Parecia um governo de oposição, e não de continuidade, praticando uma
 política de terra arrasada. Houve o desmonte do programa Cultura Viva, a
 perseguição burocrática e assédio moral, até a pura e simples 
criminalização dos milhares de Pontos de Cultura do Brasil. Igualmente 
foram canceladas as demais ações do programa, levando ao estrangulamento
 total na transferência de recursos para convênios em andamento. Para 
comparação: entre 2004 e 2009 foram assinados oitocentos convênios que 
possibilitaram a formação de 3,5 mil Pontos e Pontões de Cultura, além 
de mais duas dezenas de editais, beneficiando mais de 3 mil iniciativas.
 Entre 2011 e 2016 foram realizados apenas oito convênios (exatamente), 
permitindo a formação de aproximadamente trezentos Pontos de Cultura e 
alguns poucos editais. Também houve medidas de desconstrução com pouco 
efeito orçamentário, mas forte impacto político-simbólico, como a 
abrupta interrupção de pacotes de assinaturas de revistas alternativas 
às da mídia hegemônica, que eram distribuídas gratuitamente para 5 mil 
Pontos de Cultura e bibliotecas públicas do país, além do cancelamento 
de editais para mídia livre, rádios e TVs comunitárias. Do macro ao 
micro, foi um desmonte completo e deliberado. Isso começou em 2011, e o 
golpe de Estado apenas segue no mesmo curso.
Buscando compreender as razões e os motivos
1) Uma política pública como a Cultura Viva e os Pontos de Cultura só
 pôde surgir em um momento político muito determinado. Não em relação ao
 ponto de vista político-partidário, mas ao simbolismo da eleição do 
presidente Lula, em 2002, que abriu um novo ambiente para o protagonismo
 popular. A história de vida do presidente Lula se mistura com a própria
 história do povo e provocou uma simbiose que permitiu que as pessoas 
acreditassem mais em si mesmas, colocando-se em movimento. Foi esse 
caldo de cultura que arou um terreno fértil para a experimentação de 
políticas públicas participativas e inovadoras.

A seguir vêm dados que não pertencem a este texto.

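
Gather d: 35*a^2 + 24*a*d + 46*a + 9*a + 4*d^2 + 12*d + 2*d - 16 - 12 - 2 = 35*a^2 + 55*a + 4*d^2 + d*(24*a + 14) - 30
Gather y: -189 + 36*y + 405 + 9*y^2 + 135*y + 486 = 9*y^2 + 171*y + 702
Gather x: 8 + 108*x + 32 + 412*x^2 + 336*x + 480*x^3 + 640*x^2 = 480*x^3 + 1052*x^2 + 444*x + 40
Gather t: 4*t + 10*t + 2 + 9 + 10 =14*t + 21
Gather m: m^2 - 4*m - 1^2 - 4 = m^2 - 4*m - 5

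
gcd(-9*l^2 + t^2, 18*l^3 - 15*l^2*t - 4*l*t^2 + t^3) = 3*l + t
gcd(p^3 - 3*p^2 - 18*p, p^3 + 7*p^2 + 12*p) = p^2 + 3*p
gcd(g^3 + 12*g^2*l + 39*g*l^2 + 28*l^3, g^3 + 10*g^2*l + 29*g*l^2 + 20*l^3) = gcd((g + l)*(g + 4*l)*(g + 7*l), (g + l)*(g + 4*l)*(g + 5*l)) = g^2 + 5*g*l + 4*l^2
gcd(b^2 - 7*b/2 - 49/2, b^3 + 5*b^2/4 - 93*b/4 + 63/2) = 1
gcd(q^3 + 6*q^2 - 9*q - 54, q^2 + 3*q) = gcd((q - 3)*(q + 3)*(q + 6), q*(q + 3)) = q + 3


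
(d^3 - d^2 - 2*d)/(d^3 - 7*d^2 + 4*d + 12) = d/(d - 6)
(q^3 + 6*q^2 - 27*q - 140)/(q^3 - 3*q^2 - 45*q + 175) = (q + 4)/(q - 5)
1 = 1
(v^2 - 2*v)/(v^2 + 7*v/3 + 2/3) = 3*v*(v - 2)/(3*v^2 + 7*v + 2)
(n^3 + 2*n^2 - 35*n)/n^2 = n + 2 - 35/n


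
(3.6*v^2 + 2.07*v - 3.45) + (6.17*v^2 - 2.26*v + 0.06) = 9.77*v^2 - 0.19*v - 3.39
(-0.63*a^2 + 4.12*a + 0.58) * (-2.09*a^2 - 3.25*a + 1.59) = 1.3167*a^4 - 6.5633*a^3 - 15.6039*a^2 + 4.6658*a + 0.9222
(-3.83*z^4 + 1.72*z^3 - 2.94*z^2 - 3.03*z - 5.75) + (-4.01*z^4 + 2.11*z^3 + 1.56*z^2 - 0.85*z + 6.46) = -7.84*z^4 + 3.83*z^3 - 1.38*z^2 - 3.88*z + 0.71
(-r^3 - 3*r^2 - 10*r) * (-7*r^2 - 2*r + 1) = 7*r^5 + 23*r^4 + 75*r^3 + 17*r^2 - 10*r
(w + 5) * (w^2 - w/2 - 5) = w^3 + 9*w^2/2 - 15*w/2 - 25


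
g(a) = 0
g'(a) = 0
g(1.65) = 0.00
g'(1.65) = 0.00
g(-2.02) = 0.00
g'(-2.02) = 0.00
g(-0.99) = 0.00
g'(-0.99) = 0.00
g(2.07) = 0.00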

2) A inclusão social foi a marca do novo ciclo governamental iniciado
 em 2003 – os dados são incontestes. Todavia, apesar do forte componente
 inclusivo da Cultura Viva e dos Pontos de Cultura (“reconhecer e apoiar
 grupos sociais e culturais historicamente alijados”), o programa 
pretendia ir além, apresentando o componente emancipatório, alicerçado 
no tripé autonomia/protagonismo/empoderamento. E essa era uma 
contradição, pois o indicador de êxito do programa estaria na “perda do 
controle” por parte do Estado.
3) A lógica do Estado é a lógica da imposição e do controle. Porém, a
 lógica da Cultura Viva era outra: “do Estado que impõe para o Estado 
que dispõe”, “do Estado que controla para o Estado que está disposto a 
perder o controle”. A imposição e o controle do Estado são estabelecidos
 pela técnica (principalmente quando técnica se transforma em 
ideologia), que se traduz em burocracia, com suas normas, portarias, 
decretos e leis. E habitus burocrático, como uma maneira de ser
 do aparato de controle estatal. Aí reside a contradição entre a lógica 
de um governo reformista e com proposta de inclusão social, mas 
subordinado à lógica de controle de Estado e de manutenção do equilíbrio
 de poder que o sustenta. Como a Cultura Viva se propunha ir além da 
inclusão, houve o embate e o programa travou.
4) Na primeira fase do governo Lula, sobretudo no Ministério da 
Cultura, havia algum espaço para a experimentação de políticas públicas 
inovadoras, principalmente pela carga simbólica representada por um 
deslocamento de classes no exercício de governo. Foi nessa brecha que a 
Cultura Viva surgiu, como se tivesse entrado por uma pequena fresta de 
porta que logo mais se fecharia. Enquanto houve vontade política 
combinada com a baixa institucionalidade no Ministério da Cultura, foi 
possível avançar. Depois, tudo se tornou mais difícil.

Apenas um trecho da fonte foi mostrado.